Thursday, November 3, 2011

New Rulings on the Contact Sports Exception Help Plaintiff's in Premises Liability Cases

We have found a new trend by injury defense firms in arguing that some slip and fall injuries should not be compensible legally based on the "contact sports exception". This is a very narrowly defined exception that bars a plaintiff from suing a co-participant in a sporting activity for normal negligence. Rather, the plaintiff would have to plead and prove willful and wanton or extremely reckless behavior to prevail. Defendants are attempting to apply this exception to corporate entities as well and this had been met with some success.

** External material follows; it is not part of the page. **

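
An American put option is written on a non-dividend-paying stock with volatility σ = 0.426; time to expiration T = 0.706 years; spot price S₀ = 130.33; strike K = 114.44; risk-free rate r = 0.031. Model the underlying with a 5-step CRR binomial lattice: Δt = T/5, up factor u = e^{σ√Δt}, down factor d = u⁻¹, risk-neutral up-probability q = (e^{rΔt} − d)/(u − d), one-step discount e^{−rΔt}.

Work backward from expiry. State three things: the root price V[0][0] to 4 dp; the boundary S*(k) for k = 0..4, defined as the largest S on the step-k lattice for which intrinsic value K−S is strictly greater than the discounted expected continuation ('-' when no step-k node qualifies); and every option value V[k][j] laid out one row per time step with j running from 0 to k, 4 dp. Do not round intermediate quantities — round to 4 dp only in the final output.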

In this recent 5th District case, the court held the exception did NOT apply to the organizational entity and therefore plaintiff need only plead normal negligence against the entity rather than willful and wanton. We find this development very beneficial for plaintiff's throughout the State of Illinois.

Negligence 5th Dist.
Gvillo v. DeCamp Junction, 2011 IL App (5th) 100262 (October 31, 2011) Madison Co. (CHAPMAN) Reversed.
Plaintiff, the first baseman, was injured during softball game (in informal amateur summer softball league) when Defendant, collided with him while running to first base. Plaintiff alleged that Defendants set up softball field in an unreasonably dangerous manner, by not following safety rules of Amateur Softball Association as to double-base system for first base and in not painting a running lane, thereby causing the collision. These rules do nothing to interfere with vigorous participation in softball. Contact sports exception does not apply to these facts, and thus court erred in granting summary judgment for Defendants. (SPOMER and STEWART, concurring.)